¿Creen los ciudadanos que España se ha regenerado en los últimos cuatro años? ¿Que el país está hoy más unido que en 2011? ¿Que el problema del modelo territorial está mejor encauzado? ¿Que las instituciones están más asentadas y han recuperado el crédito?

¿Creen los ciudadanos que la Justicia ha dejado de estar politizada? ¿Que se han dado pasos decisivos contra la corrupción? ¿Que los partidos han dejado de monopolizar la vida del país?

¿Creen los ciudadanos que los representantes públicos han predicado con el ejemplo a la hora de asumir sacrificios? ¿Que se ha reducido el aparato de la Administración para adecuarla a la realidad del país? ¿Que se han ampliado las libertades? ¿Que ha mejorado la calidad de la enseñanza?

¿Están hoy los españoles más orgullosos de su país, de sus representantes y de sí mismos?

El presidente del Gobierno, que este lunes firmó el decreto de disolución de las Cortes y de convocatoria de elecciones, no dio respuestas en su balance de legislatura a esas preguntas porque su intervención estuvo centrada, casi exclusivamente, en la economía. Sorprende por eso que insistiera en acuñar la idea de que la etapa que ahora termina ha sido la de la "transformación" del país, cuando por todo bagaje exhibió sólo cifras.  

Pretender reducir el gobierno de un país a los números es excesivamente simplista, más aún por cuanto admiten diferentes lecturas. Es cierto, por ejemplo, que Rajoy evitó la humillación de que Bruselas interviniera formalmente a España, pero con él, el país ha alcanzado la mayor deuda pública de la historia, que ya roza el 100% del PIB, una factura que condicionará el futuro de varias generaciones. Es cierto que ha cambiado la tendencia en el empleo y que ahora desciende el paro en España, pero gracias a una reducción de la población activa y de mucho trabajo precario.

El discurso de Rajoy estaba presidido por el lema "Compromiso cumplido", pese a que es imposible encontrar en las últimas cuatro décadas una legislatura en la que el programa electoral del partido en el poder se haya incumplido tanto. Y eso que Rajoy contaba a su favor con una amplia mayoría absoluta, la segunda más holgada desde la que obtuvo Felipe González en 1982.

Llama la atención que el jefe del Ejecutivo pintara de color de rosa la realidad del país y no quisiera reconocer ni un solo error en su gestión. Si todo fuera tan positivo, no habría explicación al porqué el PP ha perdido más de 16 puntos en intención de voto en estos cuatro años, ni razones que justificaran el despegue meteórico de un partido de centro como Ciudadanos.

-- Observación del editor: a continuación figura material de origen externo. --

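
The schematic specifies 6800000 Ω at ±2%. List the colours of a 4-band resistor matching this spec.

6800000 Ω = 68 × 10^5.
6 → blue
8 → grey
Multiplier 10^5 → green.
±2% tolerance → red.

blue, grey, green, red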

Se da la circunstancia, además, de que minutos antes de que Rajoy volviera a hablar de la corrupción como de una etapa prácticamente superada, trascendía que la Justicia investiga si la constructora OHL pagó las obras de la sede nacional del PP a cambio de que le amañaran el mayor concurso público de Baleares. O que mientras aseguraba que tenía preparados los mecanismos para frenar que el independentismo catalán se salga con la suya, la nueva presidenta del Parlament lanzaba vivas a la "república catalana", prueba de que el asunto ha llegado demasiado lejos.

No. España no ha experimentado un cambio "intenso y profundo", como enfatizó Rajoy en su resumen de gestión de estos cuatro años. Miles, millones de ciudadanos creen que el país ha perdido una gran oportunidad de convertir la crisis en un estímulo y plataforma para la regeneración; para sustituir unas estructuras viciadas y maltrechas por bases nuevas y robustas.

Difícilmente quienes siguieron las palabras de Rajoy pudieron emocionarse con la esperanza de estar asistiendo a los albores de un tiempo mejor. Al contrario, su profusión de números sólo sepulta un mandato que ha hecho cundir la frustración de gran parte de quienes le apoyaron hace cuatro años.